Our job as the public is to pick among a field of responsible elite already narrowed down for us, coming out to vote once every 4 years and then going back to our lives. The public is rarely called on to decide on policy.
According to Professor Chomsky, the reason conservative political parties – like the Republicans in the US or the Liberals in Australia – resort more to racism is because the parties that are unabashedly slanted towards promoting the interests of business and the wealthy do not have an automatic appeal to the mass electorate. They cannot come out during an election campaign and say “we are all about giving welfare to the rich” (tax cuts, subsidies, favourable depreciation rules, defence spending which ends up in private company coffers, etc), so they resort to gaining mass public support more through racism, jingoism and religious fundamentalism.
Even the fathers of PR, journalism and political science referred to in this article predicted the risk of misusing this powerful tool.
“Propaganda is likely to be abused to promote personal and partisan ends, and the line of distinction between a private advantage which is incidental to a legitimate public advantage, and a private advantage which brings no overwhelming public advantage, is difficult to draw,” writes Lasswell.

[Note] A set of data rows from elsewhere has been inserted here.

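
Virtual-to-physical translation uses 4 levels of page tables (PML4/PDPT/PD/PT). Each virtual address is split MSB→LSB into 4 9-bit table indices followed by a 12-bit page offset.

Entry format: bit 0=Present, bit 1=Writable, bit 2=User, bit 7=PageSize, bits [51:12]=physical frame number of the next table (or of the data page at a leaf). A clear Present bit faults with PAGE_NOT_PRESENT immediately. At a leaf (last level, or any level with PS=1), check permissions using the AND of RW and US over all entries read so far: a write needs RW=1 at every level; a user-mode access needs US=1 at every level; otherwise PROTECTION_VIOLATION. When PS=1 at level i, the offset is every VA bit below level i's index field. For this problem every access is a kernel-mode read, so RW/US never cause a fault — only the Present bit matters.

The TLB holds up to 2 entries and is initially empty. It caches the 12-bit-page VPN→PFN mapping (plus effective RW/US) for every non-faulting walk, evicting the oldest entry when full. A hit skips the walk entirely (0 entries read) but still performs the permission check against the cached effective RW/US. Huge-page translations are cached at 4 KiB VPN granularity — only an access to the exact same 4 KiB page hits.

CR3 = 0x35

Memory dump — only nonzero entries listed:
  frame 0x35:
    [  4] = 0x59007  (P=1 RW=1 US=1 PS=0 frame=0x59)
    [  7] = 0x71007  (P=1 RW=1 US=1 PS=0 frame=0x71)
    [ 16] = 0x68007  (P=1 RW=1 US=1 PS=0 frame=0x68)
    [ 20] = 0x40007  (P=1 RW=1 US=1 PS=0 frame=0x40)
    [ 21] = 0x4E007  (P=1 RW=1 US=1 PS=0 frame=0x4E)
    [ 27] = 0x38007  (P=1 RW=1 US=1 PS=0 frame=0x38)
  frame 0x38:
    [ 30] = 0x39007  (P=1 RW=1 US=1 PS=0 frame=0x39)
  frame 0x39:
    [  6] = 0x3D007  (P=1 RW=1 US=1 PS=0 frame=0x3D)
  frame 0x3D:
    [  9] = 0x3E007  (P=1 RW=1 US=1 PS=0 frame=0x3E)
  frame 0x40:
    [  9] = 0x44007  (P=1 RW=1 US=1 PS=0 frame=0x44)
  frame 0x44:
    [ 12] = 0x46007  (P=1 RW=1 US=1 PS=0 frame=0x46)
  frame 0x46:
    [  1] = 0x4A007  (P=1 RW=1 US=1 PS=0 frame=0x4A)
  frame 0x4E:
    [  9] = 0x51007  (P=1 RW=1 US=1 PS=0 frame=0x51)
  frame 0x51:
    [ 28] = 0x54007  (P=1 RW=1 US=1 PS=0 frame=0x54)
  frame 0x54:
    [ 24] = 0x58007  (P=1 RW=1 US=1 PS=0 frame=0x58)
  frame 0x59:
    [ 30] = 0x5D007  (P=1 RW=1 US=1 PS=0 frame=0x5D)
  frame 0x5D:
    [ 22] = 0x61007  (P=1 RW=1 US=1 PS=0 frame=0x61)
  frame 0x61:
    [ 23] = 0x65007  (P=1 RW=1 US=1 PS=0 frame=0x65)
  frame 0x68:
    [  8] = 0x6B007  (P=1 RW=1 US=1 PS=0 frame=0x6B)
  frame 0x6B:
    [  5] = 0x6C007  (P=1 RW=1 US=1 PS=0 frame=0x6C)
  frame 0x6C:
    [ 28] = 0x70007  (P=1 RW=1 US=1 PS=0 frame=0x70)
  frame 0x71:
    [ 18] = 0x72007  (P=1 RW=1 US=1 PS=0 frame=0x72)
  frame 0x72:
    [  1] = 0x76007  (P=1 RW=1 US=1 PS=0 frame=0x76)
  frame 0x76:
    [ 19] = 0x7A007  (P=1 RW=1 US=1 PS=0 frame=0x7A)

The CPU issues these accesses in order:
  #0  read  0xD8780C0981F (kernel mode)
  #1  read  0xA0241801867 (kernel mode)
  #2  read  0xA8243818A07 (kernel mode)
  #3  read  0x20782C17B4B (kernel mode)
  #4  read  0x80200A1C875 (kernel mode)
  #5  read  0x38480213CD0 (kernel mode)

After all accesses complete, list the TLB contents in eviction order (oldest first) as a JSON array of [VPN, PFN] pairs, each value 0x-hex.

Walk each access:
#0 VA=0xD8780C0981F (r,kernel):
  lvl0: tbl 0x35, slot 27 ⇒ 0x38007 (P1/RW1/US1/PS0)
  lvl1: tbl 0x38, slot 30 ⇒ 0x39007 (P1/RW1/US1/PS0)
  lvl2: tbl 0x39, slot 6 ⇒ 0x3D007 (P1/RW1/US1/PS0)
  lvl3: tbl 0x3D, slot 9 ⇒ 0x3E007 (P1/RW1/US1/PS0)
  → PA=0x3E81F  (4 entries read)
#1 VA=0xA0241801867 (r,kernel):
  lvl0: tbl 0x35, slot 20 ⇒ 0x40007 (P1/RW1/US1/PS0)
  lvl1: tbl 0x40, slot 9 ⇒ 0x44007 (P1/RW1/US1/PS0)
  lvl2: tbl 0x44, slot 12 ⇒ 0x46007 (P1/RW1/US1/PS0)
  lvl3: tbl 0x46, slot 1 ⇒ 0x4A007 (P1/RW1/US1/PS0)
  → PA=0x4A867  (4 entries read)
#2 VA=0xA8243818A07 (r,kernel):
  lvl0: tbl 0x35, slot 21 ⇒ 0x4E007 (P1/RW1/US1/PS0)
  lvl1: tbl 0x4E, slot 9 ⇒ 0x51007 (P1/RW1/US1/PS0)
  lvl2: tbl 0x51, slot 28 ⇒ 0x54007 (P1/RW1/US1/PS0)
  lvl3: tbl 0x54, slot 24 ⇒ 0x58007 (P1/RW1/US1/PS0)
  → PA=0x58A07  (4 entries read)
#3 VA=0x20782C17B4B (r,kernel):
  lvl0: tbl 0x35, slot 4 ⇒ 0x59007 (P1/RW1/US1/PS0)
  lvl1: tbl 0x59, slot 30 ⇒ 0x5D007 (P1/RW1/US1/PS0)
  lvl2: tbl 0x5D, slot 22 ⇒ 0x61007 (P1/RW1/US1/PS0)
  lvl3: tbl 0x61, slot 23 ⇒ 0x65007 (P1/RW1/US1/PS0)
  → PA=0x65B4B  (4 entries read)
#4 VA=0x80200A1C875 (r,kernel):
  lvl0: tbl 0x35, slot 16 ⇒ 0x68007 (P1/RW1/US1/PS0)
  lvl1: tbl 0x68, slot 8 ⇒ 0x6B007 (P1/RW1/US1/PS0)
  lvl2: tbl 0x6B, slot 5 ⇒ 0x6C007 (P1/RW1/US1/PS0)
  lvl3: tbl 0x6C, slot 28 ⇒ 0x70007 (P1/RW1/US1/PS0)
  → PA=0x70875  (4 entries read)
#5 VA=0x38480213CD0 (r,kernel):
  lvl0: tbl 0x35, slot 7 ⇒ 0x71007 (P1/RW1/US1/PS0)
  lvl1: tbl 0x71, slot 18 ⇒ 0x72007 (P1/RW1/US1/PS0)
  lvl2: tbl 0x72, slot 1 ⇒ 0x76007 (P1/RW1/US1/PS0)
  lvl3: tbl 0x76, slot 19 ⇒ 0x7A007 (P1/RW1/US1/PS0)
  → PA=0x7ACD0  (4 entries read)

TLB: [["0x80200A1C", "0x70"], ["0x38480213", "0x7A"]]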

So next time, before you react in a knee-jerk fashion to the latest racist or other unsavoury comment from a politician, pouring your outrage out in a snap social media post, realise that in nearly all cases, it’s a conscious attempt to manipulate and control you that is seen as integral to the smooth functioning of democracy. They do not see themselves as backward racist buffoons, but smart statesmen, and they often have ulterior motives in mind that are very different to what they will admit publicly.
As long as the media and the public at large continues to focus predominantly on what politicians say rather than what they do, we will remain putty in the hands of those who seek to manipulate us.